Join my online seminar on Wednesday 6 June 2012 for live quantitative demonstrations

Folks, I've been invited by Andy Rundquist to present at the "Global Physics Department" weekly online meeting.  At 9:30 PM Eastern time next Wednesday (6 June 2012), I'll be doing live quantitative demonstrations based on what I do on the first couple of days of an honors / AP physics class.  

If you'd like to join in, Andy says you're totally invited.  No charge or anything.  Just go to Andy's blackboard site, write your name, and voila, you'll be in.  (Be sure you have Java installed.)

If you've ever been to my summer institutes, these demonstrations are the ones I do on the first afternoon, showing my introduction to equilibrium and free body diagrams.  I've got the computer camera set up at my demonstration table.  I'll yap for about 30 minutes, then take up to 30 minutes of questions or discussion from the audience.  Since I'll be in my classroom, I'll have access to most of my equipment -- feel free to make a request, and if I can set it up within a minute, I'll do the demo.

But don't expect a powerpoint presentation or a carefully rehearsed speech.  Physics teaching is performance art.  I'll write on the white board rather than bring up prepared slides.  I'll make each measurement live, during the seminar.  If something doesn't work, I'll go with it.  If someone asks a crazy or difficult question, we might go off in a different direction.  You'll be seeing as close to an actual class as you can get without sitting in on, well, an actual class.

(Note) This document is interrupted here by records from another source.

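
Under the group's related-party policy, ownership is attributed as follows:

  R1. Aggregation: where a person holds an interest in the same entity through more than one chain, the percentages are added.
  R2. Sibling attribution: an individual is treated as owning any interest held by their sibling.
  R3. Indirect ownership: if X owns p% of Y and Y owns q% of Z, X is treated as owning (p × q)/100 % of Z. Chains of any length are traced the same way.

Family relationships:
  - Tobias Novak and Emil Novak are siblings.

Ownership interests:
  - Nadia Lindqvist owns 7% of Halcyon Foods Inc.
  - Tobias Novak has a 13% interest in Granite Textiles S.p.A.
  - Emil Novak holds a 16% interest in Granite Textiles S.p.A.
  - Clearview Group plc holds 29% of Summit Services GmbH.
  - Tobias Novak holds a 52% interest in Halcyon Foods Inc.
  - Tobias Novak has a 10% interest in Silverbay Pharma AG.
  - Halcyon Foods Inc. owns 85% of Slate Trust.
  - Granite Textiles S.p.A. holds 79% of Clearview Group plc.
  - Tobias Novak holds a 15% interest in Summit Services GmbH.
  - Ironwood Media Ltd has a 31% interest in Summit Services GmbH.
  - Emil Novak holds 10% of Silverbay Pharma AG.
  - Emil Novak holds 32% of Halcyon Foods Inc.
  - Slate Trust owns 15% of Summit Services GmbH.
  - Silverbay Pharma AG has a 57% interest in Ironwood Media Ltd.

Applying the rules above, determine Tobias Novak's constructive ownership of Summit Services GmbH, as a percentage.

35.8879%

By sibling attribution (R2), Tobias Novak is treated as also owning Emil Novak's interest in Granite Textiles S.p.A, giving 13% + 16% = 29%.
By sibling attribution (R2), Tobias Novak is treated as also owning Emil Novak's interest in Halcyon Foods Inc, giving 52% + 32% = 84%.
By sibling attribution (R2), Tobias Novak is treated as also owning Emil Novak's interest in Silverbay Pharma AG, giving 10% + 10% = 20%.
Chain via Granite Textiles S.p.A. → Clearview Group plc (R3): 29% × 79% × 29% = 6.6439% of Summit Services GmbH.
Chain via Halcyon Foods Inc. → Slate Trust (R3): 84% × 85% × 15% = 10.71% of Summit Services GmbH.
Chain via Silverbay Pharma AG → Ironwood Media Ltd (R3): 20% × 57% × 31% = 3.534% of Summit Services GmbH.
Direct interest in Summit Services GmbH: 15%.
Aggregating (R1): 6.6439% + 10.71% + 3.534% + 15% = 35.8879%.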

Please drop by -- it would be great to "meet" some of this blog's many readers, or at least to hear your voices in my headphones.  :-)



  1. Greg,
    I'm very excited for your talk. If I might also plug the Global Physics department a bit, I would encourage you and your readership to check it out. We've now amassed a huge archive of over 50 recordings of meetings featuring all sorts of awesome folks—presentations from many outstanding textbook authors (like Ruth Chebay and Bruce Sherwood, authors of Matter and Interactions), leaders in Physics Education research (like Noah Podolesfksy, one of the creators of PHeT simulations), brainstorming sessions on teaching topics such as waves, and lots of teachers just doing awesome things in the classroom, like Delores Gende. I seriously think that GPD is one of the most meaningful and productive forms of professional development I've ever been a part of.

    We're also working on a a couple of ongoing projects. During the school year, we use one meeting a month to coach a member on his/her teaching. One volunteer each month submits 30 minutes or so of classroom footage, and then 15-20 physics teachers and professors watch it and offer detailed feedback. Since school is out for most folks, this is on hiatus until the fall.

    Finally, our other ongoing project is taking us into the world of software development. A number of physics teachers around the world are working together to write an open source physics problem database that will allow users to enter physics problems, and then search for problems based on tags (like momentum, or electrostatics). We've been holding planning sessions for about 30 minutes following each of the meetings, so I'd like to invite you or any of your readers to stay and participate in that as well. You can read a bit more about our plans for the problem database on my blog.

    Anyway, I hope that everyone who reads this will consider checking out the Global Physics Department and I look forward to chatting with you on Wednesday night.

  2. I'm so excited about your presentation! Thanks for volunteering/ saying yes when asked.